In the summer of 1964, he and other Reform rabbis who were attending the meeting of the Central Conference of American Rabbis answered the call of Martin Luther King Jr. to stand with him for civil rights in St. Augustine, Florida. They were among 70 demonstrators who converged on the Monson House on June 18 and were asked to leave by James Brock, the motel manager. Brock began pushing the demonstrators, who refused to budge; according to The New York Times, "First he pushed the leaders and one by one he pushed the rabbis. As one rabbi was pushed aside another would step forward to take his place". Police arrested the 16 rabbis, including Robinson, Hebrew Union College professor Eugene Borowitz, and Rabbi Allen Secher, along with 25 other protesters. The rabbinical delegation defended their action in a joint letter, Why We Went, which they composed in their jail cell. They were released in the morning after posting a bond; the charges against them were later dropped.

In 1965, Robinson marched with King in Selma.
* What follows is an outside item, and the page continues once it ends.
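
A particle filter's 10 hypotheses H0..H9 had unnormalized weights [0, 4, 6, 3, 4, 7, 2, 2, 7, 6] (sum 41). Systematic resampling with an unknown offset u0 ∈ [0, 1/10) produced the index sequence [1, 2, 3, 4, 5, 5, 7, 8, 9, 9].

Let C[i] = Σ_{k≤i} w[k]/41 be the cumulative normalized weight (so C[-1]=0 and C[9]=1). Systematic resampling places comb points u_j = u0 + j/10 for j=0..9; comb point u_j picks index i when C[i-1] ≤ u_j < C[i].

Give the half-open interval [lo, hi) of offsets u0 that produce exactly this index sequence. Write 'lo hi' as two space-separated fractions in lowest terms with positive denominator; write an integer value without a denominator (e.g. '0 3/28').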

Robinson was imprisoned a second time, with others, for a protest at Livermore, California, against the development of nuclear armaments at the Lawrence Livermore National Laboratory.
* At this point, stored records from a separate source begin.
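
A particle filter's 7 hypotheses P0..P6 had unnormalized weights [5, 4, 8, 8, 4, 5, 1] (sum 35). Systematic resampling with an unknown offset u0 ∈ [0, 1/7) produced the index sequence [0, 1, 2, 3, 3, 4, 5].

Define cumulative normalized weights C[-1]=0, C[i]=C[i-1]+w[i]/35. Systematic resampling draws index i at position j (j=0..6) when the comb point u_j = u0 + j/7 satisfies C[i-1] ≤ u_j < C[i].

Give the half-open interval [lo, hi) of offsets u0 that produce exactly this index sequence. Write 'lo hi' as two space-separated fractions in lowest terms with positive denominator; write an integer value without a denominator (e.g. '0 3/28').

C = [1/7, 9/35, 17/35, 5/7, 29/35, 34/35, 1]
j=0 picked index 0: u0 ∈ [0, 1/7)
j=1 picked index 1: u0 ∈ [0, 4/35)
j=2 picked index 2: u0 ∈ [-1/35, 1/5)
j=3 picked index 3: u0 ∈ [2/35, 2/7)
j=4 picked index 3: u0 ∈ [-3/35, 1/7)
j=5 picked index 4: u0 ∈ [0, 4/35)
j=6 picked index 5: u0 ∈ [-1/35, 4/35)
intersection: [2/35, 4/35)

2/35 4/35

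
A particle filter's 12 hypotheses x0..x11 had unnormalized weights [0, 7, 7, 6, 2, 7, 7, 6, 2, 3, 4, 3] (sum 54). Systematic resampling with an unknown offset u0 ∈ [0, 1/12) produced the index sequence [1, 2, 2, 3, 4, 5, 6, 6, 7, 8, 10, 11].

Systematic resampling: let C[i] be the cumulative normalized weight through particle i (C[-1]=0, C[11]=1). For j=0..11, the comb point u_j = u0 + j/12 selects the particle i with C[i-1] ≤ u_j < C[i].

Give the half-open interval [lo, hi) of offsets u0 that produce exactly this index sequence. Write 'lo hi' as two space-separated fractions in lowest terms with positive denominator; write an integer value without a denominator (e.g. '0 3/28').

5/108 7/108

C = [0, 7/54, 7/27, 10/27, 11/27, 29/54, 2/3, 7/9, 22/27, 47/54, 17/18, 1]
j=0 picked index 1: u0 ∈ [0, 7/54)
j=1 picked index 2: u0 ∈ [5/108, 19/108)
j=2 picked index 2: u0 ∈ [-1/27, 5/54)
j=3 picked index 3: u0 ∈ [1/108, 13/108)
j=4 picked index 4: u0 ∈ [1/27, 2/27)
j=5 picked index 5: u0 ∈ [-1/108, 13/108)
j=6 picked index 6: u0 ∈ [1/27, 1/6)
j=7 picked index 6: u0 ∈ [-5/108, 1/12)
j=8 picked index 7: u0 ∈ [0, 1/9)
j=9 picked index 8: u0 ∈ [1/36, 7/108)
j=10 picked index 10: u0 ∈ [1/27, 1/9)
j=11 picked index 11: u0 ∈ [1/36, 1/12)
intersection: [5/108, 7/108)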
He retired to Santa Rosa, California, with his wife, to be closer to their daughter Jude. In 1989, he became a part-time rabbi at Congregation Shomrei Torah in Santa Rosa, where the congregation grew from 30 to 100 families during his seven-year tenure. He retired in 1996 as Rabbi Emeritus of Shomrei Torah as well.

==Other activities==
In 1977, Robinson earned a Ph.D. from the Union Theological Seminary in New York City.
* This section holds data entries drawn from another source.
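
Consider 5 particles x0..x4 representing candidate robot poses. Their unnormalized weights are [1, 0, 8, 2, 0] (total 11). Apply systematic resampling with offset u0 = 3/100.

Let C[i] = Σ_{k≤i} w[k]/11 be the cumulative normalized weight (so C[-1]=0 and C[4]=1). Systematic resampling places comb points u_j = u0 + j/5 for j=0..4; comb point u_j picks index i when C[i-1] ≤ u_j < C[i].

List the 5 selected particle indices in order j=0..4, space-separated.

0 2 2 2 3

C = [1/11, 1/11, 9/11, 1, 1]
j=0: u_0=3/100 ∈ [0, 1/11) → index 0
j=1: u_1=23/100 ∈ [1/11, 9/11) → index 2
j=2: u_2=43/100 ∈ [1/11, 9/11) → index 2
j=3: u_3=63/100 ∈ [1/11, 9/11) → index 2
j=4: u_4=83/100 ∈ [9/11, 1) → index 3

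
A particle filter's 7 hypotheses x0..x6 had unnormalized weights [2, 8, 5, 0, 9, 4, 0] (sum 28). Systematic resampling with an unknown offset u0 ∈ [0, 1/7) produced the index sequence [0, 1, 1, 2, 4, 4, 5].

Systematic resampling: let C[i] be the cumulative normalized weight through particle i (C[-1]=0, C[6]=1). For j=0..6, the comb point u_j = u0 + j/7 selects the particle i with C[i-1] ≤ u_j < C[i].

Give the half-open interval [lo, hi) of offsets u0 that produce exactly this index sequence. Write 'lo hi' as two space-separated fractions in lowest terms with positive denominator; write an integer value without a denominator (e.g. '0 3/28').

C = [1/14, 5/14, 15/28, 15/28, 6/7, 1, 1]
j=0 picked index 0: u0 ∈ [0, 1/14)
j=1 picked index 1: u0 ∈ [-1/14, 3/14)
j=2 picked index 1: u0 ∈ [-3/14, 1/14)
j=3 picked index 2: u0 ∈ [-1/14, 3/28)
j=4 picked index 4: u0 ∈ [-1/28, 2/7)
j=5 picked index 4: u0 ∈ [-5/28, 1/7)
j=6 picked index 5: u0 ∈ [0, 1/7)
intersection: [0, 1/14)

0 1/14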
Robinson served on the board of the Fellowship of Reconciliation, an interfaith peace organization, for decades. In 1996, he became a founding member of Angry White Guys for Affirmative Action. He was a proponent of same-sex marriage and was involved in protests against nuclear warfare and apartheid. He was active in the Sonoma County Task Force on Homelessness, Children's Village, the Living Wage Coalition, Habitat for Humanity, the Sonoma County Peace and Justice Center, and the Sonoma Land Trust.

==Personal life==
Robinson and his wife Ruth (nee Hertzman) had two daughters and a son. Robinson died on July 20, 2006, of cancer at his home in Sebastopol, California.

An annual Rabbi Michael Robinson Memorial Lecture is presented by Congregation Shomrei Torah.